Heilbronner Stimme/Monika Köhler
Die kluge Inszenierung von Luisa Brandsdörfer änderte nichts
an Fassbinders Attacke gegen die materialistisch eingestellte Nachkriegsgesellschaft.
Die schauspielerische Leistung Evelyn Nagels in der Rolle der Maria
Braun zerstreute die Befürchtungen, dass sich der Zuschauer nach
Hanna Schygullas Darstellungskunst sehnen werde. Mit herbem Charme
mischte Evelyn Nagel die emotionalen Befindlichkeiten einer Frau,
die sich durch den Krieg um ihr Leben betrogen fühlt. Halb Idealistin,
halb Opportunistin, kühl berechnend und zugleich triebgesteuert,
lässt sie sich mit einem farbigen GI und schließlich mit
einem Textilfabrikanten ein.?Die einzelnen Rollen in der Bruchsaler
Inszenierung wurden von den Darstellern nicht nur typisiert, sondern
auch psychologisiert.
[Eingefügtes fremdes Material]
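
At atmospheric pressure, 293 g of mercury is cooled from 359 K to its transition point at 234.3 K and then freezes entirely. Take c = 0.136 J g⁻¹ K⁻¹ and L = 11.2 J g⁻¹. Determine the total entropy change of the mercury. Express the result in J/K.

Cooling step: ΔS₁ = m c ln(T_tr/T_i) = 293 × 0.136 × ln(234.3/359) = -17 J/K.
Phase change: ΔS₂ = −mL/T_tr = −293 × 11.2 / 234.3 = -14.01 J/K.
ΔS_total = (-17) + (-14.01) = -31 J/K.

ΔS = -31 J/K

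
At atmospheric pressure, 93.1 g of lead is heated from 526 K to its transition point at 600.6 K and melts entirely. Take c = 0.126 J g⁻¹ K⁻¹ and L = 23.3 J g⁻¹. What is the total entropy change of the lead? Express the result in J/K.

ΔS = 5.17 J/K

Warming step: ΔS₁ = m c ln(T_tr/T_i) = 93.1 × 0.126 × ln(600.6/526) = 1.556 J/K.
Phase change: ΔS₂ = +mL/T_tr = 93.1 × 23.3 / 600.6 = 3.612 J/K.
ΔS_total = (1.556) + (3.612) = 5.17 J/K.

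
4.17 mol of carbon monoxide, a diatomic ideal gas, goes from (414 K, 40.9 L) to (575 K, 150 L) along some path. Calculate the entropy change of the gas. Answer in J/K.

ΔS = 73.5 J/K

Entropy is a state function: ΔS = nC_V ln(T₂/T₁) + nR ln(V₂/V₁), with C_V = 5R/2 = 20.79 J mol⁻¹ K⁻¹ for a diatomic ideal gas.
ΔS = 4.17 × [20.79 × ln(575/414) + 8.314 × ln(150/40.9)] = 73.5 J/K.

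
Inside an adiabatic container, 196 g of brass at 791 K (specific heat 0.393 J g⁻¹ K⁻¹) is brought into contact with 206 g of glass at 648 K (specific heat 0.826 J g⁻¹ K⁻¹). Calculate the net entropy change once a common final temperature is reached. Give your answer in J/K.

Energy balance: T_f = (m₁c₁T₁ + m₂c₂T₂)/(m₁c₁ + m₂c₂) = 692.56 K.
ΔS₁ = m₁c₁ ln(T_f/T₁) = 77.028 × ln(692.56/791) = -10.24 J/K.
ΔS₂ = m₂c₂ ln(T_f/T₂) = 170.156 × ln(692.56/648) = 11.32 J/K.
ΔS_total = -10.24 + 11.32 = 1.08 J/K.

ΔS_total = 1.08 J/K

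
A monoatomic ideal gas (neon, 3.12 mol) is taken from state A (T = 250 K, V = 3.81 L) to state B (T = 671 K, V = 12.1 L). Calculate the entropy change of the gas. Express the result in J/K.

Entropy is a state function: ΔS = nC_V ln(T₂/T₁) + nR ln(V₂/V₁), with C_V = 3R/2 = 12.47 J mol⁻¹ K⁻¹ for a monoatomic ideal gas.
ΔS = 3.12 × [12.47 × ln(671/250) + 8.314 × ln(12.1/3.81)] = 68.4 J/K.

ΔS = 68.4 J/K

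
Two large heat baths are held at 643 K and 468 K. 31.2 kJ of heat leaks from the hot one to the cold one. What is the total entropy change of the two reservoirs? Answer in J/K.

ΔS_total = 18.1 J/K

ΔS_hot = −Q/T_H = −31200/643 = -48.52 J/K and ΔS_cold = +Q/T_C = 31200/468 = 66.67 J/K.
ΔS_total = -48.52 + 66.67 = 18.1 J/K, positive as the second law requires.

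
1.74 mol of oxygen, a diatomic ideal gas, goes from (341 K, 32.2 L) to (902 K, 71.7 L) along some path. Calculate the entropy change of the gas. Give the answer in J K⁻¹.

Entropy is a state function: ΔS = nC_V ln(T₂/T₁) + nR ln(V₂/V₁), with C_V = 5R/2 = 20.79 J mol⁻¹ K⁻¹ for a diatomic ideal gas.
ΔS = 1.74 × [20.79 × ln(902/341) + 8.314 × ln(71.7/32.2)] = 46.8 J/K.

ΔS = 46.8 J/K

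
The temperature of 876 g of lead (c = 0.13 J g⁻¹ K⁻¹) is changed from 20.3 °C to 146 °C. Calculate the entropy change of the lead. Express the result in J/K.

ΔS = 40.6 J/K

In kelvin: T₁ = 293.45 K, T₂ = 419.15 K. ΔS = ∫dQ_rev/T = m c ln(T₂/T₁) = 876 × 0.13 × ln(419.15/293.45) = 40.6 J/K.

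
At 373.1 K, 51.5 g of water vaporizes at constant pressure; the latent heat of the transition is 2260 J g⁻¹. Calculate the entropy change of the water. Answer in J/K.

Heat absorbed by the substance: Q = mL = 51.5 × 2260 = 116390 J.
At constant T, ΔS = Q_rev/T = 116390 / 373.1 = 312 J/K.

ΔS = 312 J/K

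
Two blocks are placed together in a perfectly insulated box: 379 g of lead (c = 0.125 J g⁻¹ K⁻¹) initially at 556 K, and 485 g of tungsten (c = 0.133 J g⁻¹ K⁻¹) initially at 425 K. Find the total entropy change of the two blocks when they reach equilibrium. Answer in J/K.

ΔS_total = 0.997 J/K

Energy balance: T_f = (m₁c₁T₁ + m₂c₂T₂)/(m₁c₁ + m₂c₂) = 480.47 K.
ΔS₁ = m₁c₁ ln(T_f/T₁) = 47.375 × ln(480.47/556) = -6.9168 J/K.
ΔS₂ = m₂c₂ ln(T_f/T₂) = 64.505 × ln(480.47/425) = 7.9134 J/K.
ΔS_total = -6.9168 + 7.9134 = 0.997 J/K.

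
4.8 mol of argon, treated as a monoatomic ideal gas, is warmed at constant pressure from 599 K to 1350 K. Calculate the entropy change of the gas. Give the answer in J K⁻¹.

ΔS = 81.1 J/K

At constant pressure, ΔS = nC_p ln(T₂/T₁) with C_p = 5R/2 = 20.79 J mol⁻¹ K⁻¹.
ΔS = 4.8 × 20.79 × ln(1350/599) = 81.1 J/K.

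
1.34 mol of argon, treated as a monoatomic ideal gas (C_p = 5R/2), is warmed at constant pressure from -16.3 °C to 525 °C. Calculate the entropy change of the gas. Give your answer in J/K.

In kelvin: T₁ = 256.85 K, T₂ = 798.15 K. At constant pressure, ΔS = nC_p ln(T₂/T₁) with C_p = 5R/2 = 20.79 J mol⁻¹ K⁻¹.
ΔS = 1.34 × 20.79 × ln(798.15/256.85) = 31.6 J/K.

ΔS = 31.6 J/K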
Der bildungsbeflissene Ehemann Hermann Braun
(Fridolin Richter), der nach Leben dürstende Unternehmer (René
Laier), der von Helge Gutbrod großartig charakterisierte Willi
Klenze, der gutmütige Amerikaner Bill (Nikolaus Szentmiklosi)
und der angestellte Senkenberg als einziger Fels in der anbrandenden
Amoral sicherten diesem Theaterabend eine nachhaltige Wirkung.